Ice-T’s fourth studio album O.G. Original Gangster turned 29 earlier this month. On the song “M.V.P,” the veteran MC pays tribute to his predecessors and deems them “playas” in the most Ice-T way possible.
From Grandmaster Caz and Melle Mel to Big Daddy Kane and Whodini, the versatile legend lists off a stellar list of those who paved the way. So, it’s only natural he would support Swizz Beatz’s idea for a Hip Hop Founders Fund.
The seasoned producer threw out the idea during an Instagram Live conversation with Joe Budden during an episode of Beatz’s Zone Radio earlier this month.
“I want to raise a million dollars for each icon that started Hip Hop,” he said. “Kool Herc on down. The fact we’re not paying taxes on who started Hip Hop shows we don’t fucking really love Hip Hop. The fact that we don’t pay taxes as artists to those icons that paved the way, took the lower cut for the music that allow us to feed our family … fuck the government.
“We need to be paying taxes to the creatives of Hip Hop that gave us freedom of speech to move forward. I’m going to go so hard with that — Melle Mel, Grandmaster Flash and Sugar Hill Gang, minimum a million a piece.”
Ice believes the Hip Hop Founders Fund is possible — “with donations.”
“I’ve always looked out for people like Caz and Mel — those have been my friends,” he told GroovyTracks in a recent interview. “I don’t have a problem with it. I don’t expect the young kids to be involved in it, but then you do have enough people like myself and Swizz and people who have been very successful, you know? There’s no retirement for rappers. There is nothing. A lot of them have fallen on hard times.
“I mean, if it was a fund, it wouldn’t be an individual person giving it to them. I think what they’d have to do is create a board of people — maybe like the Universal Hip Hop Museum — that would be able to handle the funds and get it out to people in need. I think that’s very honorable that Swizz Beatz would bring that up and say that.”

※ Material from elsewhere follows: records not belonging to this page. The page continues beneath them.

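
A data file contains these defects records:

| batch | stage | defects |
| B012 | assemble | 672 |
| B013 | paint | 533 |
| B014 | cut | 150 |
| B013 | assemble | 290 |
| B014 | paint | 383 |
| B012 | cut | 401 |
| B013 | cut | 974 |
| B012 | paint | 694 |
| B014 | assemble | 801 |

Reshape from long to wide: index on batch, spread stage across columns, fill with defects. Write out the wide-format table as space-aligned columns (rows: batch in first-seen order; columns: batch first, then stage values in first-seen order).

batch  assemble  paint  cut
B012   672       694    401
B013   290       533    974
B014   801       383    150

Columns: batch plus the 3 distinct stage values (assemble, paint, cut).
For example, row B012 column assemble takes defects=672 from the long row (B012, assemble).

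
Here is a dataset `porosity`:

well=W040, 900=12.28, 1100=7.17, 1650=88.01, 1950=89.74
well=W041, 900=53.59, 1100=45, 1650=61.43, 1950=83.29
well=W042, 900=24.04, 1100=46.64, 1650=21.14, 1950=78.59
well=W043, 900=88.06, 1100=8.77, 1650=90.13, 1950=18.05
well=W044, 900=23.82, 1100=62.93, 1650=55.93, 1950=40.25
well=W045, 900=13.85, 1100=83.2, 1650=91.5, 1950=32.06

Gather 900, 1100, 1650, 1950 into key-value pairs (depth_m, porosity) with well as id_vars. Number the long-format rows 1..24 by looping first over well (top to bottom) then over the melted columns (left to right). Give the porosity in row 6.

24 rows total (6 × 4). Row 6: index ⌊(6-1)/4⌋ = 1 into well → W041; (6-1) mod 4 = 1 into the melted columns → 1100.
So row 6 is (W041, 1100, 45); porosity = 45.

45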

Upon hearing about the idea, LL Cool J immediately told Swizz he was on board. Ice just thinks the way the money is doled out needs to be very methodical.
“I think it’s cool,” he said of the notion. “I think it’s just very technical about who they feel deserves that. There’s so many people — and it goes back. Because what people don’t know is there’s like three … there’s a generation. The first generation of rap is unrecorded rap. It’s before records. So all the Hip Hop that happened in the streets, it was only on cassette tapes.
“That’s the first generation. By the time people heard Melle Mel, [Grandmaster Flash &] the Furious Five, Sugarhill Gang, Hip Hop was already a culture. So, how far do you go back? I mean, Run-DMC was like the first rap group to get paid.”
When Jimmy “Super Rhymes” Spicer is brought up, who passed away from advanced brain and lung cancer last September and needed a GoFundMe to initially fight it, Ice recognized the need for some type of insurance plan for artists.
“I think there should be some kind of an insurance plan something people can donate to,” he said. “See, certain people from that era are OK. Like, I’m OK, Chuck D’s OK. Russell [Simmons] is OK. JAY-Z’s OK. Puff’s OK. LL’s OK. There’s a lot of people that are OK, but a lot of people aren’t. It’s worth investigating. I would be part of it. I definitely would donate.”